Accentuant son aspect de mort-vivant, Weber recourt régulièrement aux gros plans sur le visage décharné et émacié de Baker. Le noir et blanc laboure ce faciès et s’immisce dans les interstices béants tracés par ses rides pour en faire ressortir sa monstruosité. La faute aux excès d’alcool et de drogues, à cinquante-sept ans, Baker en paraît quatre-vingts. Une laideur d’autant plus percutante qu’à ses débuts, il était un véritable sex-symbol.
C’est donc à une légende que nous avons affaire. Une véritable icône adorée et plébiscitée. Pourtant, Weber expose la solitude de Baker. Malgré sa présence dans les mondanités, il se retrouve souvent isolé dans le cadre, comme s’il était ignoré. Reclus sur lui-même, il intéresse à peine son auditoire lorsqu’il monte sur les planches. Cette mise en scène, couplée aux multiples interventions de ses anciennes compagnes, dévoile le portrait d’un homme médiocre. Un menteur qui bat sa femme et qui se cache en Europe quand son fils est grièvement blessé. Une image pathétique, loin du mythe que Baker s’efforce de remobiliser lors de ses interventions. Seul, face caméra, il enjolive et tente d’affermir son héritage en créant, par sa parole, sa propre historiographie.
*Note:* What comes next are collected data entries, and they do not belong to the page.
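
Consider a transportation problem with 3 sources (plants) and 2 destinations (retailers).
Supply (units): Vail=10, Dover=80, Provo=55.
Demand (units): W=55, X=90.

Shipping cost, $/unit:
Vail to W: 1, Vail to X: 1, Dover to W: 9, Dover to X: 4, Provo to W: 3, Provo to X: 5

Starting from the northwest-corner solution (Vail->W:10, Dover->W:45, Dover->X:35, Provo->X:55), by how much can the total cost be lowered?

335

Current plan cost = 10·1 + 45·9 + 35·4 + 55·5 = $830.
Optimal plan:
  Vail–X: 10 units
  Dover–X: 80 units
  Provo–W: 55 units
Optimal cost = $495.
Saving = 830 − 495 = $335.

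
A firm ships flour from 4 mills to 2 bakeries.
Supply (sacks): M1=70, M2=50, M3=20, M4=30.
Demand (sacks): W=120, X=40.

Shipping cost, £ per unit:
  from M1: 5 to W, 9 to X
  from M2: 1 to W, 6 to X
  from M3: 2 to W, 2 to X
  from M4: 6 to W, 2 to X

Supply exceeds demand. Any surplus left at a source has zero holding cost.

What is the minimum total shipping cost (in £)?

450

An optimal shipping plan:
  M1->W: 60 sacks
  M2->W: 50 sacks
  M3->W: 10 sacks
  M3->X: 10 sacks
  M4->X: 30 sacks
Total cost = £450.
(Supply check: M1 ships 60; M2 ships 50; M3 ships 20; M4 ships 30.)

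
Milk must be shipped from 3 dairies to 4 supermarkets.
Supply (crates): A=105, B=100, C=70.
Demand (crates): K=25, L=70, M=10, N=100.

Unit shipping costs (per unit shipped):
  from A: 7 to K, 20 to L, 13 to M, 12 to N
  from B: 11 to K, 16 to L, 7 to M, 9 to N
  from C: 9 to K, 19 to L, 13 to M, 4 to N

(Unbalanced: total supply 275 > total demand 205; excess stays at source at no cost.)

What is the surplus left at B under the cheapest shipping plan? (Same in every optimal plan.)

0

An optimal plan:
  A->K: 25 × 7 = 175
  A->N: 10 × 12 = 120
  B->L: 70 × 16 = 1120
  B->M: 10 × 7 = 70
  B->N: 20 × 9 = 180
  C->N: 70 × 4 = 280
Total cost = 1945.
B ships 100 of its 100, leaving 0.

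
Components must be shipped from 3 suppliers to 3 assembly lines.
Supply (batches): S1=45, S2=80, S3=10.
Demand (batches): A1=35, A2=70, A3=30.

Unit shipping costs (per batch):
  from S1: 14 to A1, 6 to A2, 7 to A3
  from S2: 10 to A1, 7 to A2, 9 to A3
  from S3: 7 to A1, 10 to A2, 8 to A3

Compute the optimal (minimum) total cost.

1005

Optimal allocation:
  S1–A2: 15 × 6 = 90
  S1–A3: 30 × 7 = 210
  S2–A1: 25 × 10 = 250
  S2–A2: 55 × 7 = 385
  S3–A1: 10 × 7 = 70
Total = 90 + 210 + 250 + 385 + 70 = 1005.
(Supply check: S1 ships 45; S2 ships 80; S3 ships 10.)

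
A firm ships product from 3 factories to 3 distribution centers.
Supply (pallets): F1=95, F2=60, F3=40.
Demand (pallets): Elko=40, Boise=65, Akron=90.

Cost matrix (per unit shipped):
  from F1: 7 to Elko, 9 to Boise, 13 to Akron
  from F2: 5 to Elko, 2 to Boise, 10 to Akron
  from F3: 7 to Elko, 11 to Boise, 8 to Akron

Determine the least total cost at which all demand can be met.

Optimal allocation:
  F1 to Elko: 40 pallets
  F1 to Boise: 5 pallets
  F1 to Akron: 50 pallets
  F2 to Boise: 60 pallets
  F3 to Akron: 40 pallets
Total cost = 1415.

1415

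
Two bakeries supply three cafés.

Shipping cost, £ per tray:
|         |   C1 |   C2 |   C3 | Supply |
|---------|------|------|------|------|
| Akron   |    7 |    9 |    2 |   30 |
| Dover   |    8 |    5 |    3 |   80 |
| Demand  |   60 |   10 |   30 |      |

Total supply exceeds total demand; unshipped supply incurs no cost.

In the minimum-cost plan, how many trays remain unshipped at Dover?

10

Minimum-cost shipments:
  Akron→C1: 30 × £7 = £210
  Dover→C1: 30 × £8 = £240
  Dover→C2: 10 × £5 = £50
  Dover→C3: 30 × £3 = £90
Total cost = £590.
Dover ships 70 of its 80, leaving 10.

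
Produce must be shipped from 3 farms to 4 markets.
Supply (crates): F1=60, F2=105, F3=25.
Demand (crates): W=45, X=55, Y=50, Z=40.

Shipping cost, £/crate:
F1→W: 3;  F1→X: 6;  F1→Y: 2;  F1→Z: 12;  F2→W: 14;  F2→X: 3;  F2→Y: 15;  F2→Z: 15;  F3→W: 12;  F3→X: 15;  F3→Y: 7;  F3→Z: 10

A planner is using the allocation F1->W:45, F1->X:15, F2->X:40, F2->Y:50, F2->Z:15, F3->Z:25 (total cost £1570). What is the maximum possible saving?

Current plan cost = 45·3 + 15·6 + 40·3 + 50·15 + 15·15 + 25·10 = £1570.
Optimal plan:
  F1->W: 35 × £3 = £105
  F1->Y: 25 × £2 = £50
  F2->W: 10 × £14 = £140
  F2->X: 55 × £3 = £165
  F2->Z: 40 × £15 = £600
  F3->Y: 25 × £7 = £175
Optimal cost = £1235.
Saving = 1570 − 1235 = £335.

335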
Déjà à l’œuvre dans le récent Furiosa : Une saga Mad Max, le devenir légendaire d’un individu nécessite certes un agrégat de commentaires et de témoignages extérieurs, mais surtout la participation active de la personne concernée. Baker le sait et ne cesse de vouloir s’accaparer le film de l’intérieur, créant de fait une friction avec le dispositif désacralisant de Weber. Ce mouvement dialectique reste la plus belle qualité de ce documentaire.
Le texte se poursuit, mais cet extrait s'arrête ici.